Have you ever been at an organization that spent loads of time and money collecting and analyzing data without ever seeing the return you expected?
The unfortunate fact is that 60 percent of data and analytics projects fail to meet their objectives. Part of the problem is that we can now track just about anything, which has caused our appetite for data to grow exponentially — often beyond what our companies’ data and analytics teams can handle.
Too often, talented people with the right tools can’t create meaningful outcomes due to a company’s cultural or organizational challenges.
Here are some of the telltale signs that your data resources are being wasted:
Road to Nowhere
When data and analytics teams are seen as order-takers, it can lead to a one-way stream of requests that overload resources and don’t reflect strategic needs.
A lack of standards around how data requests are made leads to disorder and inefficiency.
Static Data in a Dynamic World
Data is treated as a retrospective recording of historical measurements with little ability to draw insights or solve problems.
Data silos lead to a lack of transparency around who is producing data, what data is being used, and how it is applied. Over time, this can make business leaders doubt the accuracy of their own company's information.
In this environment, employees often try to satisfy their own data needs outside of the company’s defined channels, which only worsens the problem by creating more and more internal customers for the centralized data analytics team.
The opposite approach is needed: In the face of the growing demand for data, firms must organize their data and analytics teams to reflect big-picture goals. Data resources should be assigned based on the company’s strategic and operational needs rather than the frequently narrow requests of individuals.
Forming the Analytics Dream Team
Your business objectives should drive any and all decisions you make toward organizing data and analytics teams. Data is not the end but rather the means to support the broader strategy.
The long road toward organizing your data and analytics strategy can be simplified as a three-step process:
Organize your analytics resources around business processes.
Put money behind products that will help the whole enterprise.
Build a transparent, product-centric workflow that manages resource demand and delivers on outcomes.
Mapping your data resources to business processes will help your company get the most out of its people. It’s also an eye-opening experience for many, revealing the shared needs across departments. Arranging your company in this way also reduces waste in the form of redundant data reporting.

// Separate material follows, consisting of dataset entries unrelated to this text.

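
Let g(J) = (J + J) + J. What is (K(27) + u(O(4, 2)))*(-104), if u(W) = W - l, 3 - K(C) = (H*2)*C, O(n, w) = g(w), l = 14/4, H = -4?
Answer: -23036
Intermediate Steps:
g(J) = 3*J (g(J) = 2*J + J = 3*J)
l = 7/2 (l = 14*(¼) = 7/2 ≈ 3.5000)
O(n, w) = 3*w
K(C) = 3 + 8*C (K(C) = 3 - (-4*2)*C = 3 - (-8)*C = 3 + 8*C)
u(W) = -7/2 + W (u(W) = W - 1*7/2 = W - 7/2 = -7/2 + W)
(K(27) + u(O(4, 2)))*(-104) = ((3 + 8*27) + (-7/2 + 3*2))*(-104) = ((3 + 216) + (-7/2 + 6))*(-104) = (219 + 5/2)*(-104) = (443/2)*(-104) = -23036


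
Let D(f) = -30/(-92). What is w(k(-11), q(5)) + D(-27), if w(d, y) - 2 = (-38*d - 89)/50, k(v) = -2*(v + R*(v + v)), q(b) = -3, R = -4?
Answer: 67612/575 ≈ 117.59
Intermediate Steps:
k(v) = 14*v (k(v) = -2*(v - 4*(v + v)) = -2*(v - 8*v) = -(-14)*v = 14*v)
D(f) = 15/46 (D(f) = -30*(-1/92) = 15/46)
w(d, y) = 11/50 - 19*d/25 (w(d, y) = 2 + (-38*d - 89)/50 = 2 + (-89 - 38*d)*(1/50) = 2 + (-89/50 - 19*d/25) = 11/50 - 19*d/25)
w(k(-11), q(5)) + D(-27) = (11/50 - 266*(-11)/25) + 15/46 = (11/50 - 19/25*(-154)) + 15/46 = (11/50 + 2926/25) + 15/46 = 5863/50 + 15/46 = 67612/575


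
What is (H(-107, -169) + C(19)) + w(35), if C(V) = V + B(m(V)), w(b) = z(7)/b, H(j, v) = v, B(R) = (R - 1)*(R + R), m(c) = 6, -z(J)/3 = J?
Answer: -453/5 ≈ -90.600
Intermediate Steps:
z(J) = -3*J
B(R) = 2*R*(-1 + R) (B(R) = (-1 + R)*(2*R) = 2*R*(-1 + R))
w(b) = -21/b (w(b) = (-3*7)/b = -21/b)
C(V) = 60 + V (C(V) = V + 2*6*(-1 + 6) = V + 2*6*5 = V + 60 = 60 + V)
(H(-107, -169) + C(19)) + w(35) = (-169 + (60 + 19)) - 21/35 = (-169 + 79) - 21*1/35 = -90 - ⅗ = -453/5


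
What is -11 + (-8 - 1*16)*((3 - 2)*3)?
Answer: -83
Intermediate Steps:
-11 + (-8 - 1*16)*((3 - 2)*3) = -11 + (-8 - 16)*(1*3) = -11 - 24*3 = -11 - 72 = -83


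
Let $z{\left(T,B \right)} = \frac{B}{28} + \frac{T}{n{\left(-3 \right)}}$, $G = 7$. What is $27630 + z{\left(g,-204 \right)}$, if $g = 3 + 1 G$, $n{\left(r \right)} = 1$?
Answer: $\frac{193429}{7} \approx 27633.0$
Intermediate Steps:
$g = 10$ ($g = 3 + 1 \cdot 7 = 3 + 7 = 10$)
$z{\left(T,B \right)} = T + \frac{B}{28}$ ($z{\left(T,B \right)} = \frac{B}{28} + \frac{T}{1} = B \frac{1}{28} + T 1 = \frac{B}{28} + T = T + \frac{B}{28}$)
$27630 + z{\left(g,-204 \right)} = 27630 + \left(10 + \frac{1}{28} \left(-204\right)\right) = 27630 + \left(10 - \frac{51}{7}\right) = 27630 + \frac{19}{7} = \frac{193429}{7}$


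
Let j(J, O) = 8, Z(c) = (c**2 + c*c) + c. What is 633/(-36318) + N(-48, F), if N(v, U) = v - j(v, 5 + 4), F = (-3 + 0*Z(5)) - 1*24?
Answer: -678147/12106 ≈ -56.017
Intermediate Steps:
Z(c) = c + 2*c**2 (Z(c) = (c**2 + c**2) + c = 2*c**2 + c = c + 2*c**2)
F = -27 (F = (-3 + 0*(5*(1 + 2*5))) - 1*24 = (-3 + 0*(5*(1 + 10))) - 24 = (-3 + 0*(5*11)) - 24 = (-3 + 0*55) - 24 = (-3 + 0) - 24 = -3 - 24 = -27)
N(v, U) = -8 + v (N(v, U) = v - 1*8 = v - 8 = -8 + v)
633/(-36318) + N(-48, F) = 633/(-36318) + (-8 - 48) = 633*(-1/36318) - 56 = -211/12106 - 56 = -678147/12106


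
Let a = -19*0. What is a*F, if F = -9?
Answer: 0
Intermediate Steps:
a = 0
a*F = 0*(-9) = 0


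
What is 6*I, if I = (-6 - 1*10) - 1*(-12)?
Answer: -24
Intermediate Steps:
I = -4 (I = (-6 - 10) + 12 = -16 + 12 = -4)
6*I = 6*(-4) = -24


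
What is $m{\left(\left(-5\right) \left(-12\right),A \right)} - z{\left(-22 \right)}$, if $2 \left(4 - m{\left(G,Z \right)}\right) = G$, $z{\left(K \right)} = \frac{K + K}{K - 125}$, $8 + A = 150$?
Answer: $- \frac{3866}{147} \approx -26.299$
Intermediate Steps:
$A = 142$ ($A = -8 + 150 = 142$)
$z{\left(K \right)} = \frac{2 K}{-125 + K}$
$m{\left(G,Z \right)} = 4 - \frac{G}{2}$
$m{\left(\left(-5\right) \left(-12\right),A \right)} - z{\left(-22 \right)} = \left(4 - \frac{\left(-5\right) \left(-12\right)}{2}\right) - 2 \left(-22\right) \frac{1}{-125 - 22} = \left(4 - 30\right) - 2 \left(-22\right) \frac{1}{-147} = \left(4 - 30\right) - 2 \left(-22\right) \left(- \frac{1}{147}\right) = -26 - \frac{44}{147} = - \frac{3866}{147}$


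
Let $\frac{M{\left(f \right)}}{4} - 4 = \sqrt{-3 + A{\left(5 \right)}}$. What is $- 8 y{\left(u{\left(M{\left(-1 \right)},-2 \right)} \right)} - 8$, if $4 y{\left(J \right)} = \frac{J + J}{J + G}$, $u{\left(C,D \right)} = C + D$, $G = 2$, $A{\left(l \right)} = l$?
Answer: $- \frac{80}{7} - \frac{\sqrt{2}}{7} \approx -11.631$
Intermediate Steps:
$M{\left(f \right)} = 16 + 4 \sqrt{2}$ ($M{\left(f \right)} = 16 + 4 \sqrt{-3 + 5} = 16 + 4 \sqrt{2}$)
$y{\left(J \right)} = \frac{J}{2 \left(2 + J\right)}$ ($y{\left(J \right)} = \frac{\frac{1}{J + 2} \left(J + J\right)}{4} = \frac{\frac{1}{2 + J} 2 J}{4} = \frac{2 J \frac{1}{2 + J}}{4} = \frac{J}{2 \left(2 + J\right)}$)
$- 8 y{\left(u{\left(M{\left(-1 \right)},-2 \right)} \right)} - 8 = - 8 \frac{\left(16 + 4 \sqrt{2}\right) - 2}{2 \left(2 + \left(\left(16 + 4 \sqrt{2}\right) - 2\right)\right)} - 8 = - 8 \frac{14 + 4 \sqrt{2}}{2 \left(2 + \left(14 + 4 \sqrt{2}\right)\right)} - 8 = - 8 \frac{14 + 4 \sqrt{2}}{2 \left(16 + 4 \sqrt{2}\right)} - 8 = - \frac{4 \left(14 + 4 \sqrt{2}\right)}{16 + 4 \sqrt{2}} - 8 = -8 - \frac{4 \left(14 + 4 \sqrt{2}\right)}{16 + 4 \sqrt{2}}$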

Your people will also have more time to generate insights and spend less time and effort curating their own datamarts.
These newly formed “analytic centers” subsequently govern the demand and prioritization of analytic products and can help to assess what the major data needs of the organization are. A side benefit to all of this is that your data and analytics teams will be empowered. Rather than fielding requests, they’ll start working on products that help the company succeed.
Developing a long-term product roadmap for your data needs also requires someone to build consensus. The analytics product manager serves a critical role here, understanding the business objectives and translating them for technical teams.
When analytics centers are enabled, a company will see better return on their investment, as well as more manageable demand on their data and IT resources — without the overflow of one-off and redundant requests. The point isn’t to create a totally centralized data and analytics process. Rather, these analytics centers serve as spokes to the company’s enterprise data management (EDM) and IT hubs.
The centers are also a resource to individual departments and teams, relaying their needs to EDM. This arrangement allows the data and analytics centers to filter through mountains of requests to find out what truly matters to the organization.
The bottom line
Remember, spending more isn’t the answer. Start by identifying the strategic aim of data, organizing analytics resources around them and building products that add lasting value.